With your example input (The quick brown fox jumps over the lazy dog) it outputs

Counter = 26

This does only a single pass over the input string, and then a single pass over the letters array. No nested loop, no multiple passes over the input string.

Answer 5

To check if a string is a Pangram ie whether it contains all the letters in the English alphabet then you can check the steps below on how you can achieve that in C.
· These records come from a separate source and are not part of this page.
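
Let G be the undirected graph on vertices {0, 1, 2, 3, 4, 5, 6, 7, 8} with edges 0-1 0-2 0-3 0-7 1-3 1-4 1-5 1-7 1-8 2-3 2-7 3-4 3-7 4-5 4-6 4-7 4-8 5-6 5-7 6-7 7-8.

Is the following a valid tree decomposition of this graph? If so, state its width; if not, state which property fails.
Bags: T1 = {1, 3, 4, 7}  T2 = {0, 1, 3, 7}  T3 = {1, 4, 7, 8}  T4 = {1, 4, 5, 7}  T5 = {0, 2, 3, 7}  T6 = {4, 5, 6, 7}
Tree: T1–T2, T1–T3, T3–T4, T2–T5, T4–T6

Vertex coverage: the bags together contain {0, 1, 2, 3, 4, 5, 6, 7, 8}, the full vertex set. Edge coverage: each edge of G has both endpoints in at least one bag. Running intersection: for every vertex, the bags containing it form a connected subtree. All three properties hold, so this is a valid tree decomposition of width max|bag| − 1 = 3, and hence tw(G) ≤ 3.

Yes; width 3.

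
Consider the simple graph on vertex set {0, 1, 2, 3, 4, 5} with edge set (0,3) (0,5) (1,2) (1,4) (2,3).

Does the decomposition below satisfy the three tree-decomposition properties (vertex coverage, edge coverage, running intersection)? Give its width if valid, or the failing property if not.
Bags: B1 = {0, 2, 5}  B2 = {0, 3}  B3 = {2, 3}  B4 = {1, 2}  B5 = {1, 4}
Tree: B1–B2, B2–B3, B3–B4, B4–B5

No — bags containing vertex 2 are not connected in the tree.

A tree decomposition must satisfy three properties: every vertex lies in some bag; for every edge, both endpoints lie together in some bag; and for every vertex, the bags containing it form a connected subtree. Here bags containing vertex 2 are not connected in the tree, so the decomposition is invalid.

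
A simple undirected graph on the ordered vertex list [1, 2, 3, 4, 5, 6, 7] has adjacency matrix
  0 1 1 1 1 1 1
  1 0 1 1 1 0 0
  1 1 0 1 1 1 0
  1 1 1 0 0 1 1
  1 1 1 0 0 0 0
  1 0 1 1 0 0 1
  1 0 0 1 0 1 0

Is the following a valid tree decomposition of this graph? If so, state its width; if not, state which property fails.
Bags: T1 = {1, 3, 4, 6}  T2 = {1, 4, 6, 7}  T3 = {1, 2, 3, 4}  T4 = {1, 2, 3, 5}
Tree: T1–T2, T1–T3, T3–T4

Checking the three conditions: (i) the bags cover all of {1, 2, 3, 4, 5, 6, 7}; (ii) for each edge, some bag contains both endpoints; (iii) the bags containing any fixed vertex form a subtree. All hold, so the decomposition is valid with width 4 − 1 = 3.

Yes; width 3.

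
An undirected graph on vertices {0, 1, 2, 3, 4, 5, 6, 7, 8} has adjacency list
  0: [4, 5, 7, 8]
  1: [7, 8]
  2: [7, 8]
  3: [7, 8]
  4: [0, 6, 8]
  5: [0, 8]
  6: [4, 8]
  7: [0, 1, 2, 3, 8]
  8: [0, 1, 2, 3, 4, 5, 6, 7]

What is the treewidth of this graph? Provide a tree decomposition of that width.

Every bag has size at most 3, so the width is 3 − 1 = 2 and tw(G) ≤ 2. For the lower bound, the 3 vertices {0, 4, 8} are pairwise adjacent, and any tree decomposition puts a clique entirely inside one bag — forcing width ≥ 2. Hence tw(G) = 2 exactly.

Treewidth 2.
One optimal decomposition is:
Bags: B1 = {3, 7, 8}  B2 = {0, 7, 8}  B3 = {1, 7, 8}  B4 = {2, 7, 8}  B5 = {0, 5, 8}  B6 = {0, 4, 8}  B7 = {4, 6, 8}
Tree: B1–B2, B2–B3, B3–B4, B2–B5, B2–B6, B6–B7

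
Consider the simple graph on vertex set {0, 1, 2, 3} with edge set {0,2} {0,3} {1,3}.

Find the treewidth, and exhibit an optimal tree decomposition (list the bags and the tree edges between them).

Each bag holds 2 vertices, so the decomposition has width 1, which upper-bounds the treewidth. G has an edge, so its treewidth is at least 1. The upper and lower bounds meet at 1, so that is the treewidth.

Treewidth 1.
Bags: B1 = {1, 3}  B2 = {0, 3}  B3 = {0, 2}
Tree: B1–B2, B2–B3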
1. Initialize an array of Booleans of size 26 for all the characters in the English alphabet to false.
2. Loop through the characters in your input string and set the index corresponding the index of that character to true in the array we declared above.
3. Loop through the modified Boolean array above and check if any value is false. If a value at any index is false then the input string is not a pangram
4. Return a true Boolean value outside the loop above, which is a statement that will be reached if all the indices in the array have a true value which means the input string is a pangram.

#include <stdlib.h>
#include <stdio.h>
#include <string.h>
#include <ctype.h>
#include <stdbool.h>

//implement pangram function
bool isPangram(char * chr){
    /*1. declare an array of booleans equal to the size of the English alphabet 
      2. each index represents a corresponding character in the English alphabet
      3. When the boolean value in an index is set to true then that means, the character for that index in the alphabet exists in the input string 
    */
    bool alphas[26] = {false};
    //loop through characters in that string and update its value in the array
    for(int i=0;chr[i]!='\0';i++){
        //get the char at this index
        char c = chr[i];
        //check if its in the alphabet
        if(c>='a' && c<='z'){
            //get the index of that letter 
            int index = c-'a';
            //set that index to true in our array
            alphas[index] = true;
          //process capital letters
        }else if(c>='A' && c<='Z'){
            int index = c-'A';
            //set that index to true
            alphas[index] = true;   
        }
    }
    //loop through the boolean array and check for false(es) if any
    for(int i=0;i<26;i++){
        if(alphas[i]== false){
            return false;
        }
    }
    return true;
}
int main(int argc, char *argv[])
{
    //initialize an input string 
    char buff[1000];
    //read input from the user
    fgets(buff, sizeof(buff),stdin);
    //check if string is pangram
    if(isPangram(buff)){
        printf("%s %s",buff, " is a pangram");
    }else{
            printf("%s %s",buff, " is not a pangram");
    }
}

The most common input string you can use to check if the input string is a pangram is The quick brown fox jumps over the lazy dog.

NB:My code is limited to ASCII characters and won't work on a system using a different system of characters.